Personal information
- Full name: Henry Sigismund Schwann
- Born: 19 November 1868 North Houghton, Hampshire, England
- Died: 27 May 1931 (aged 62) Meads, Sussex, England
- Batting: Right-handed

Domestic team information
- 1890: Oxford University

Career statistics
| Competition | First-class |
| Matches | 6 |
| Runs scored | 204 |
| Batting average | 18.54 |
| 100s/50s | –/1 |
| Top score | 70 |
| Catches/stumpings | 1/– |
- Source: Cricinfo, 17 April 2020

= Henry Schwann =

English cricketer, stockborker

Henry Sigismund Schwann (19 November 1868 – 27 May 1931) was an English first-class cricketer and stockbroker.

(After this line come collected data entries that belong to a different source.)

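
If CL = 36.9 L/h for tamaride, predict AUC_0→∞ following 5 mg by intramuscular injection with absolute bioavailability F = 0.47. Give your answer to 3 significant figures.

AUC_0→∞ = F × Dose / CL
        = 0.47 × 5 / 36.9 = 0.0636856 mg/L·h

AUC = 0.0637 mg/L·h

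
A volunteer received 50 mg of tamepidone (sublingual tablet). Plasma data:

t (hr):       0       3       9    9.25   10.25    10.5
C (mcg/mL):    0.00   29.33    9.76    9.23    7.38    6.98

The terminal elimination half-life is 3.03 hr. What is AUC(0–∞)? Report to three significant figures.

Trapezoidal AUC_0→10.5:
  [0→3]: (0.00+29.33)/2 × 3 = 43.995
  [3→9]: (29.33+9.76)/2 × 6 = 117.27
  [9→9.25]: (9.76+9.23)/2 × 0.25 = 2.37375
  [9.25→10.25]: (9.23+7.38)/2 × 1 = 8.305
  [10.25→10.5]: (7.38+6.98)/2 × 0.25 = 1.795
  Sum = 173.73875 mcg/mL·hr
k_e = ln2 / t½ = 0.693147 / 3.03 = 0.2288 hr^-1
Extrapolated tail: C_last / k_e = 6.98 / 0.2288 = 30.507
AUC_0→∞ = 173.73875 + 30.507 = 204.24575 mcg/mL·hr

AUC = 204 mcg/mL·hr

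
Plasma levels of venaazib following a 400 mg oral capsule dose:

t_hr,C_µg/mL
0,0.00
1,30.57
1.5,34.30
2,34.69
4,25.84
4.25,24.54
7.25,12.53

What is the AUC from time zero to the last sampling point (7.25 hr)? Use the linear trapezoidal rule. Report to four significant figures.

AUC = 171.2 µg/mL·hr

Trapezoidal AUC_0→7.25:
  [0→1]: (0.00+30.57)/2 × 1 = 15.285
  [1→1.5]: (30.57+34.30)/2 × 0.5 = 16.2175
  [1.5→2]: (34.30+34.69)/2 × 0.5 = 17.2475
  [2→4]: (34.69+25.84)/2 × 2 = 60.53
  [4→4.25]: (25.84+24.54)/2 × 0.25 = 6.2975
  [4.25→7.25]: (24.54+12.53)/2 × 3 = 55.605
  Sum = 171.1825 µg/mL·hr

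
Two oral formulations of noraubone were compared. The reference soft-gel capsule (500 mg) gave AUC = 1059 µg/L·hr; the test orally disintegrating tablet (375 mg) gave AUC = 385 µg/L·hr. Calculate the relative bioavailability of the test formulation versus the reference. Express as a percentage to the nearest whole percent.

F_rel = 48%

F_rel = (AUC_test/D_test) / (AUC_ref/D_ref)
      = (385/375) / (1059/500)
      = 1.02667 / 2.118 = 0.4847 = 48.47%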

The son of Frederick Sigismund Schwann, he was born in November 1868 at North Houghton, Hampshire. He was educated at Clifton College, where he played for the school cricket team and recorded a then record high score in an away match for the college of 209 not out against Sherborne School. From Clifton he went up to Corpus Christi College, Oxford. While studying at Oxford, he played first-class cricket for Oxford University in 1890, making six appearances which included playing in The University Match against Cambridge at Lord's. He scored 204 runs in his six matches, at an average of 18.54 and a high score of 70.

After graduating from Oxford, he became a stockbroker at the London Stock Exchange. In March 1917, he changed his name to Henry Bagehot Swann, presumably Anglicised from German to English due to anti-German sentiment in England at the time. Schwann died in May 1931 at Meads, Sussex.